The beauty of Next to Normal is that it doesn’t just show the impact on Diana, but also on her doting and loyal but helpless husband Dan and her daughter Natalie. “You don’t have to be happy at all / To be happy you’re alive” is one of the harsh lessons she eventually learns in the show’s concluding moments, which isn’t necessarily a very hopeful take-home message, but it’s a fearlessly true one. As with Groundhog Day, Tim Minchin and Danny Rubin’s masterpiece that recently finished its London run at the Old Vic, this is a show about surviving depression as well as suffering it.
Jack Wolfe as Gabe.
Photo credit: Marc Brenner.
Director Michael Longhurst’s complete re-imagining of the show with an all-new creative team means we do not get a replica carbon-copy of Michael Greif’s original Broadway staging, but a production that doesn’t stint on its horrors – there’s a particularly gruelling and vivid representation of Diana’s suicide attempt that sees the stage flooded with blood. But it’s the wounds we don’t see that are even more painful, particularly as Natalie and Dan both start to exhibit symptoms that Diana has suffered, proving how pernicious mental health challenges can be for a wider family.

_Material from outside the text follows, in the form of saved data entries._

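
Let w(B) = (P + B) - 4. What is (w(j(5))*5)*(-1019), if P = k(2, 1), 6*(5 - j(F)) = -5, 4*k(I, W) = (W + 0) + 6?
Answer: -219085/12 ≈ -18257.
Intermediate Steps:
k(I, W) = 3/2 + W/4 (k(I, W) = ((W + 0) + 6)/4 = (W + 6)/4 = (6 + W)/4 = 3/2 + W/4)
j(F) = 35/6 (j(F) = 5 - ⅙*(-5) = 5 + ⅚ = 35/6)
P = 7/4 (P = 3/2 + (¼)*1 = 3/2 + ¼ = 7/4 ≈ 1.7500)
w(B) = -9/4 + B (w(B) = (7/4 + B) - 4 = -9/4 + B)
(w(j(5))*5)*(-1019) = ((-9/4 + 35/6)*5)*(-1019) = ((43/12)*5)*(-1019) = (215/12)*(-1019) = -219085/12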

Although the show is often painful and heartbreaking to watch, it is propelled by an exhilarating and driving rock score that harnesses its emotions with a thrilling intensity. And Longhurst’s exemplary cast give it spectacular physical life. Broadway star Caissie Levy, who has appeared in the West End twice before in the original cast of Ghost and the transfer of Hair, is simply stunning as Diana, exposing her sincere but frazzled emotions with raw pain and power. And Jamie Parker as Dan clocks in his second major musical performance of the year, after recently leading the cast of the gorgeous original British musical The Curious Case of Benjamin Button at Southwark Playhouse, providing a solid anchor to Diana’s desperation, but utterly helpless to relieve it.
Trevor Dion Nicholas and Caissie Levy.
Photo credit: Marc Brenner.
Three extraordinary young actors play a younger generation. Eleanor Worthington-Cox – an original Matilda in the West End, for which she jointly won the Olivier Award in 2012 – plays Natalie who, like Matilda, suffers a kind of parental abandonment that is heartbreaking to watch. As her boyfriend Henry, Jack Ofrecio is a watchfully sympathetic presence.
But it is Jack Wolfe’s Gabe that threatens to steal the show. This fiery spit-ball of energy and longing soars vocally throughout, and his rock vocals in “I’m Alive” are a wonder. He has the Peter Pan look of a young Rupert Graves, and I predict he will have a huge future ahead, even if the character he is playing is denied one.
The rock credentials of the show are also regularly burnished by an onstage band – sometimes visible, sometimes hidden – led by musical director Nick Barstow on an upper platform of Chloe Lamford’s set that alternates between clinical and domestic scenes with ease and clarity.
Partly because it speaks to me so personally, I believe that Next to Normal is already the greatest musical of the 21st century so far. It’s a show that devastates me; and surveying the weeping members of the audience I’m surrounded by, I know I’m not alone.